Com isso, concluímos que a falta de amor gera carência afetiva. Mas quais as reações que uma pessoa concretiza com tudo isso na sua história?

A criança quando não se sente amada, ou não recebe amor que se espera, mostra duas personalidades: a boa e a rebelde. A boa é interesseira, para ela é obrigatório que se dá, deve-se receber, faz tudo em troca de algo. Dá uma bala e quer receber em troca outra bala ou até mais se for muito ambiciosa. Faz de tudo para ser amada, retribuída, o amor não é verdadeiro pois não é uma doação gratuita, quer sempre algo em troca, e quando não recebe se frustra, demonstrando isso com o afastamento da pessoa que doou o amor e que não recebeu como quis, ou em outras ações, o que somos costumados a dizer que “estamos fazendo cenas”. O outro lado que também precisamos é a rebelde que faz tudo para ser notado (amado), pois no fundo sua intenção é a de ser vista, chamar atenção.

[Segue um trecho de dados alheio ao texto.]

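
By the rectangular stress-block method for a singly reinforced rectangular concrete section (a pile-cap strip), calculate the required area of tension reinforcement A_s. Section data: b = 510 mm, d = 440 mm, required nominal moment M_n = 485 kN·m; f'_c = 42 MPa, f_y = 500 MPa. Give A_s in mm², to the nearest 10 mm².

A_s ≈ 2380 mm²

With M_n = 0.85 f'_c a b (d − a/2), solve the quadratic for a:
a = d − √(d² − 2M_n/(0.85 f'_c b)) = 440 − √(440² − 2 × 485×10⁶/(0.85 × 42 × 510)) = 65.40 mm.
A_s = 0.85 f'_c a b / f_y = 0.85 × 42 × 65.40 × 510 / 500 = 2381.5 mm².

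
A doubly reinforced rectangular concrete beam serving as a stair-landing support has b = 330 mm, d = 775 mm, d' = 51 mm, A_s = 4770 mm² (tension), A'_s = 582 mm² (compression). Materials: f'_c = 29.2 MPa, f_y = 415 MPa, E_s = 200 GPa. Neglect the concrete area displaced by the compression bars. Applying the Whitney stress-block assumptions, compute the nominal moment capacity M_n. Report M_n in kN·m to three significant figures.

Assume both tension and compression steel yield.
Net tension couple steel: A_s − A'_s = 4188 mm².
a = (A_s − A'_s) f_y / (0.85 f'_c b) = 1738020/(0.85 × 29.2 × 330) = 212.20 mm.
c = a/β₁ = 212.20/0.841 = 252.32 mm; ε'_s = 0.003(c − d')/c = 0.0024 ≥ f_y/E_s = 0.0021, so compression steel does yield.
M_n = (A_s − A'_s) f_y (d − a/2) + A'_s f_y (d − d') = [1738020 × (775 − 106.1) + 241530 × (775 − 51)] × 10⁻⁶ = 1162.56 + 174.87 = 1337.43 kN·m.

M_n ≈ 1340 kN·m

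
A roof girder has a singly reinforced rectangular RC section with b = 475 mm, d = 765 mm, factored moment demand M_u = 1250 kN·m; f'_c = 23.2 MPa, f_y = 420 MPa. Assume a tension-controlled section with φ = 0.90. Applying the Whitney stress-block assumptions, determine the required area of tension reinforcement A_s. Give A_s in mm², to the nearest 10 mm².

A_s ≈ 5080 mm²

M_n = M_u/φ = 1250/0.90 = 1388.89 kN·m.
With M_n = 0.85 f'_c a b (d − a/2), solve the quadratic for a:
a = d − √(d² − 2M_n/(0.85 f'_c b)) = 765 − √(765² − 2 × 1388.89×10⁶/(0.85 × 23.2 × 475)) = 227.71 mm.
A_s = 0.85 f'_c a b / f_y = 0.85 × 23.2 × 227.71 × 475 / 420 = 5078.5 mm².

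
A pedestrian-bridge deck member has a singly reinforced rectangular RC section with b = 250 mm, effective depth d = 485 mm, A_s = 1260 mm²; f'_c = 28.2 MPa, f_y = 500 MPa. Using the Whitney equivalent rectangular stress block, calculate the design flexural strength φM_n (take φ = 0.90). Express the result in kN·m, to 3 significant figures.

φM_n ≈ 245 kN·m

T = A_s f_y = 1260 × 500 = 630000 N = 630 kN.
From C = T: a = T/(0.85 f'_c b) = 630000/(0.85 × 28.2 × 250) = 105.13 mm.
M_n = T(d − a/2) = 630 kN × (485 − 52.565) mm = 272.43 kN·m.
φM_n = 0.90 × 272.43 = 245.19 kN·m.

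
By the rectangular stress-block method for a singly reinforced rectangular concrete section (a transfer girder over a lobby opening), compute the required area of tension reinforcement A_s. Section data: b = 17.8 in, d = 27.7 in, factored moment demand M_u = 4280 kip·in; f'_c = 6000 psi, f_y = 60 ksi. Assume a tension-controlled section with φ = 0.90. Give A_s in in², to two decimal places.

M_n = M_u/φ = 4280/0.90 = 4755.56 kip·in.
From M_n = 0.85 f'_c a b (d − a/2):
a = d − √(d² − 2M_n/(0.85 f'_c b)) = 27.7 − √(27.7² − 2 × 4755.56/(0.85 × 6 × 17.8)) = 1.961 in.
A_s = 0.85 f'_c a b / f_y = 0.85 × 6 × 1.961 × 17.8 / 60 = 2.967 in².

A_s ≈ 2.97 in²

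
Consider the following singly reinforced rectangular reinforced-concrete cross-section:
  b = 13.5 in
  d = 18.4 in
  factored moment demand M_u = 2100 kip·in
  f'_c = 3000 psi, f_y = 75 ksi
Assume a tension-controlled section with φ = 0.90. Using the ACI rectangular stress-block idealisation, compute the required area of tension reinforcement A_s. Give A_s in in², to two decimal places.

A_s ≈ 1.91 in²

M_n = M_u/φ = 2100/0.90 = 2333.33 kip·in.
From M_n = 0.85 f'_c a b (d − a/2):
a = d − √(d² − 2M_n/(0.85 f'_c b)) = 18.4 − √(18.4² − 2 × 2333.33/(0.85 × 3 × 13.5)) = 4.152 in.
A_s = 0.85 f'_c a b / f_y = 0.85 × 3 × 4.152 × 13.5 / 75 = 1.906 in².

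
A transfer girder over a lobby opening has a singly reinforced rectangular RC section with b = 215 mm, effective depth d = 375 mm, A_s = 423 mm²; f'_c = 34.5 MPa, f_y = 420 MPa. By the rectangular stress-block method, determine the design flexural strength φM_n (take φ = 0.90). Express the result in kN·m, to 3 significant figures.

T = A_s f_y = 423 × 420 = 177660 N = 177.66 kN.
From C = T: a = T/(0.85 f'_c b) = 177660/(0.85 × 34.5 × 215) = 28.18 mm.
M_n = T(d − a/2) = 177.66 kN × (375 − 14.09) mm = 64.12 kN·m.
φM_n = 0.90 × 64.12 = 57.71 kN·m.

φM_n ≈ 57.7 kN·m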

Com a carência afetiva, a pessoa não sabe dar nem receber amor, sente-se incomodada com as duas coisas, ou com uma só deles, sabendo amar e não sabendo receber amor, ou (hiper-egoísta) não ama e só quer receber.

Isso faz parte do sistema do mundo. É assim que se faz no mercado, dou a quantia para receber a mercadoria necessária. Mas essa não é a regra do Evangelho. Jesus age e pede que se haja diferente, pois Deus nos amou por primeiro e quer que nós amemos primeiro, esse é o verdadeiro amor. A cura da nossa carência está em reconhecermos carentes e reagirmos com o amor, com as ordens e direções que nos dá o Santo Evangelho. O amor que se cura não é o que se recebe mas o que se dá gratuitamente. É interessante que até nossa língua portuguesa nos ensina, pois nos evangelhos o verbo no imperativo, o que é próprio dele, é exigir uma ação, uma ordem: orai, fazei, buscai, amai, etc, tudo são ações que Jesus nos manda ter que exige que saiamos de nós mesmos. Uma vez que seria da nossa humanidade machucada querer dar para receber em troca, é necessário que ajamos como Deus quer de nós: AMAI, DAI sem querer receber nada em troca – isso é o verdadeiro Amor. É um sair de si mesmo ao encontro do outro, não nos preocupando com a reciprocidade. Deus quer que amemos, e muito, convida-nos a dar a vida por amor. Se alguém quer ser perfeito, santo como Ele é Santo, esse, como diz Santa Terezinha, é o meio, a via mais segura para se alcançar a santidade, o amor.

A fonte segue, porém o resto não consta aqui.